ADDITIONAL NOTES ON THE ONTOGENY, PHYLOGENY, &C., OF CATERPILLARS.

_Ontogeny of the Noctua larvæ._--References have already been given in a previous note (67, p. 166) to observations on the number of legs and geometer-like habits of certain _Noctua_-larvæ when newly hatched. This interesting fact in the development of these insects furnishes a most instructive application of the principle of ontogeny to the determination of the true affinities, _i.e._ the blood-relationship of certain groups of Lepidoptera. While the foregoing portions of this work have been in course of preparation for the press, some additional observations on this subject have been published, and I may take the present opportunity of pointing out their systematic bearing--not, indeed, with a view to settling definitively the positions of the groups in question, as our knowledge is still somewhat scanty--but with the object of stimulating further investigation.

Mr. H. T. Stainton has lately recorded the fact that the young larva of _Triphæna Pronuba_ is a semi-looper (Ent. Mo. Mag. vol. xvii. p. 135); and in a recently published life-history of _Euclidia Glyphica_ (_Ibid._ p. 210) Mr. G. T. Porritt states that this caterpillar is a true looper when young, but becomes a semi-looper when adult. To these facts Mr. R. F. Logan adds (_Ibid._ p. 237) that “nearly all the larvæ of the _Trifidæ_ are semi-loopers when first hatched.” The _Cymatophoræ_ appear to be an exception, but Mr. Logan points out that this genus is altogether aberrant, and seems to be allied to the _Tortricidæ_. Summing up the results of these and the observations previously referred to, it will be seen that this developmental character has now been established in the case of species belonging to the following families of the section _Genuinæ_:--_Leucaniidæ_, _Apameidæ_, _Caradrinidæ_, _Noctuidæ_, _Orthosiidæ_, _Hadenidæ_, and _Xylinidæ_, as well as the other _Trifidæ_ (excepting _Cymatophora_).[215] The larvæ of the _Minores_ and _Quadrifidæ_ are as a rule semi-loopers when adult and may be true loopers when young, although further observations on this point are wanted. These facts point to the conclusion that the _Noctuæ_ as a whole are phyletically younger than the _Geometræ_, whilst the _Genuinæ_ and _Bombyciformes_ have further advanced in phyletic development than the _Minores_ and _Quadrifidæ_. The last two sections are therefore the most closely related to the _Geometræ_, as correctly shown by the arrangement given in Stainton’s “Manual;” whilst that adopted in Doubleday’s “Synonymic List,” where the _Geometræ_ precede the _Noctuæ_, is most probably erroneous.

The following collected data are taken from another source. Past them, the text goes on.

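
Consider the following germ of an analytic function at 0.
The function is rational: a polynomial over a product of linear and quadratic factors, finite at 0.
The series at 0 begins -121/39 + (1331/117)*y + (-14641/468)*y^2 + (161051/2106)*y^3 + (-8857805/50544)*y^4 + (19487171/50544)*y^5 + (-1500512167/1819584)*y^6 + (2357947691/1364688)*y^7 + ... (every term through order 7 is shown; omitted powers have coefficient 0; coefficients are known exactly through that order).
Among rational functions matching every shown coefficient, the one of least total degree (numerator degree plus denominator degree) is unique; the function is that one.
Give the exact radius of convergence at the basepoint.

The radius of convergence is 6/11.

No rational of total degree below 2 reproduces all 8 coefficients; solving the [0/2] Pade equations on them gives f(y) = -12/(13*(y + 6/11)**2), whose expansion matches every shown term.
Denominator factor (y + 6/11)^2: pole of order 2 at -6/11, modulus 6/11.
The radius of convergence is the smallest modulus among the singular points: 6/11.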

_Additional descriptions of Sphinx-larvæ._--In the foregoing essay on “The Origin of the Markings of Caterpillars,” Dr. Weismann has paid special attention to the larvæ of the _Sphingidæ_ and has utilized for this purpose, in addition to his own studies of the ontogeny of many European species, the figures in the chief works dealing with this family published down to the time of appearance of his essay (1876).[216] In order to amplify this part of the subject I have added references to more recent descriptions and figures of Sphinx-larvæ published by Burmeister and A. G. Butler, and I have endeavoured in these cases to refer the caterpillars as far as possible to their correct position in the respective groups founded on the ontogeny and phylogeny of their allies. It is, however, obvious that for the purposes of this work figures or descriptions of adult larvæ are of but little value, except for the comparative morphology of the markings; and even this branch of the subject only becomes of true biological importance when viewed in the light of ontogeny. As our knowledge of the latter still remains most incomplete in the case of exotic species, it would be at present premature to attempt to draw up any genealogy of the whole family, and I will here only extend the subject by adding some few descriptions of species which are interesting as having been made from the observations of field-naturalists, and which contain remarks on the natural history of the insects.